Terça-feira, 13 de Janeiro de 2004
Rawls # 6

O utilitarismo

Na verdade, as ideias fundamentais de onde podem derivar-se os argumentos conducentes àqueles dois princípios — e que a posição original contribui para modelar — são de compatibilidade duvidosa com as que o utilitarismo perfilha. Assim, a ideia fundamental de organização da sociedade como um sistema justo de cooperação social de pessoas livres e iguais como membros cooperantes da sociedade ao longo da vida completa é bem distinta do princípio da utilidade. Neste é a administração eficiente dos recursos sociais que maximiza a satisfação do sistema de necessidades (desejos) construído por um observador imparcial a partir dos múltiplos sistemas individuados de necessidades e desejos constatados como dados[1].

Vejamos como um utilitarista trata a questão.

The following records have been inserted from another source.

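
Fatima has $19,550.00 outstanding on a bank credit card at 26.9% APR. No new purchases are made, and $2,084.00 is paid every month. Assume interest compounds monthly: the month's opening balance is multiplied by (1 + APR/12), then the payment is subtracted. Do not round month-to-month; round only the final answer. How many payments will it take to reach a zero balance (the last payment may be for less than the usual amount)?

Monthly rate r = 26.9%/12 = 2.24167% = 0.0224167.
Recurrence: B ← B·(1+r) − $2,084.00.
Month 1: interest $438.25; balance after payment $17,904.25.
Month 2: interest $401.35; balance after payment $16,221.60.
Closed form: n = −ln(1 − rB₀/P)/ln(1+r) = −ln(0.78971)/ln(1.02242) ≈ 10.650, so the balance reaches zero during payment 11.

11 months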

R. B. Brandt considera o caso[2], durante a II Guerra, em que o governo inglês decreta que a população não ultrapasse a temperatura das casas em 50º F, para se economizar gás e electricidade. Seria verosímil que um ficcionado utilitarista francês a viver na Inglaterra raciocinasse assim: “É muito improvável que a grande maioria dos ingleses não acate o decreto. Mas, não fará nenhum mal que alguns poucos, eu incluído, vivamos a 70º F. Isso trar-nos-á grande conforto e bem-estar. Deste modo, a felicidade geral aumentará desde que eu gaste a quantidade de gás e electricidade suficiente ao meu próprio conforto.”

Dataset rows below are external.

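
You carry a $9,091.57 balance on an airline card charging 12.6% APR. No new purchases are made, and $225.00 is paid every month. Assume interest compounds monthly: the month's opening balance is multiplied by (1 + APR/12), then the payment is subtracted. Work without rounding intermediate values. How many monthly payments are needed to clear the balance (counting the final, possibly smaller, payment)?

Monthly rate r = 12.6%/12 = 1.05% = 0.0105.
Recurrence: B ← B·(1+r) − $225.00.
Month 1: interest $95.46; balance after payment $8,962.03.
Month 2: interest $94.10; balance after payment $8,831.13.
Closed form: n = −ln(1 − rB₀/P)/ln(1+r) = −ln(0.57573)/ln(1.0105) ≈ 52.859, so the balance reaches zero during payment 53.

53 payments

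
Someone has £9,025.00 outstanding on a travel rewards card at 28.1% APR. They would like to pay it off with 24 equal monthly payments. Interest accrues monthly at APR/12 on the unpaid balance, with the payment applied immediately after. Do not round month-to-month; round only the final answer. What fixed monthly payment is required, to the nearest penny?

Monthly rate r = 28.1%/12 = 2.34167% = 0.0234167.
Level-payment amortization: P = B₀·r / (1 − (1+r)^(−n)) = 9025.00·0.0234167 / (1 − 1.02342^(−24)).
Denominator 1 − (1+r)^(−24) = 0.426226677.
P = 211.335 / 0.426226677 ≈ 495.83.

£495.83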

Seja m o número de membros de uma comunidade e f(n) o prejuízo global sofrido por n pessoas desobedecerem a um decreto do governo; esse prejuízo será uma função crescente com n. Se cada membro da comunidade avaliar para si próprio uma probabilidade p de desobedecer ao decreto é possível determinar, como funções de p, as probabilidades pi (i = 1, 2, …, m) de m pessoas desobedecerem ao decreto. Seja a o benefício pessoal de cada infractor — admitamos, que possam avaliar-se monetariamente f(n) e a. Então se V for benefício provável total da comunidade, temos:

                                    V = S  pi [ia – f(i)]             (i = 1, 2, …, m).

Se conhecermos a função f(n) podemos calcular o valor de p para o qual dV/dp = 0. Esse será o valor de p que maximiza V.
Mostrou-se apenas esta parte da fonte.